The Mac world is rich in dedicated outliners and other information-organizing applications. (In Mac lingo, the word application is used where PC users use the word program. There’s probably some esoteric explanation for the different usage, but I don’t know it.) There’s a detailed and interesting survey of them in a series of columns by Ted Goranson that you can find here. Ted lists capabilities, does comparisons between similar products, and explains some of the design philosophy underlying these differences. You will come away from these articles with new appreciation for things you can do with your computer. You will also want to get and learn all the applications that he writes about.

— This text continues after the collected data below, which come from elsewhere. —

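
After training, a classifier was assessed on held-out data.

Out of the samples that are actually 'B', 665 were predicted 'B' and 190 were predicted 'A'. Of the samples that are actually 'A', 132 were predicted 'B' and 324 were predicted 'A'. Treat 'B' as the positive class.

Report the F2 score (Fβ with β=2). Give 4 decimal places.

Fβ = (1+β²)·TP / ((1+β²)·TP + β²·FN + FP), with β²=4
= 5·665 / (5·665 + 4·190 + 132) = 0.7885

0.7885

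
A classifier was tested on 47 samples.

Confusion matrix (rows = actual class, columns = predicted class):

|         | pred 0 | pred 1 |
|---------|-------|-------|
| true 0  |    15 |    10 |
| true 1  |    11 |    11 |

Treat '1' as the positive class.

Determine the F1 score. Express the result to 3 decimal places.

Precision = TP/(TP+FP) = 11/21 = 0.5238
Recall = TP/(TP+FN) = 11/22 = 0.5000
F1 = 2·TP/(2·TP+FP+FN) = 22/43 = 0.512

0.512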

The first type of outliner I will discuss is what most people think of when they hear the term: a dedicated application that works in standard headline / subhead / subsubhead / note fashion. Most word processors have some similar function built into them, but a dedicated outliner is able to reorganize entries and move information around in a way that makes the outlining function of word processors seem clumsy.
There are two main uses I’ve found in my practice for this type of outliner. What I call a “catching” outline is a way of capturing and organizing incoming information. Since outliners are so flexible, I am not committed to a particular hierarchy or structure of the information. (One of the subtle traps in understanding information is the tendency of the structure of how information is presented to us – or stored by us – to influence how we understand its meaning, even if the structure is random.) I can assign a tentative structure (or none at all, just creating a list) and then go back later and see what I really have in the outline.
The other is a “throwing” outline, one that I use to prepare for a situation in which I am going to be presenting or eliciting information: a witness examination, an argument, a lecture. I can create an overall shape for the event by building a sequence of topics (headlines) and then, within each of these, a subsidiary sequence of sub, subsub, or deeper components, anchored to notes if I need them. With this type of outliner, I can display only the headlines (and key them to presentation slides in PowerPoint or Keynote, Mac’s superior presentation application, or to trial or deposition exhibits, or to anything else I choose). I can reorder the headlines easily and rapidly and test different sequences for effectiveness. I can also focus in on any single headline by “hoisting” it so that it is the only thing on my screen. If you prepare your witness examinations in advance (almost always a good idea), this outlining function is a powerful tool.
There are two main dedicated outliners for Mac. One of them – the most commonly used – is Omni Outliner. The Omni Group makes fine products, and they both work well and look good on the screen. Outliner is a mature product, as it’s up to Version 3.7 as I write this, with Version 4 on the horizon. It is full of features but is easy to learn on a basic level. There are also video tutorials on the Omni web site. The two missing features that are most asked-for – a zoom ability to make up for aging or tired eyes and small screens and cloning (the ability to insert a specific heading in more than one spot in an outline and have it change in all places to track modifications you make any one) are alleged to be on the way in Version 4.
The other main contender in this category is called Tao. Tao has a few features that the Omni product does not – most notably cloning. It also has an extensive set of keyboard commands that I have found idiosyncratic. The appearance of Tao on the screen is spare and functional, and it looks more like a Windows program than a Mac application to some users.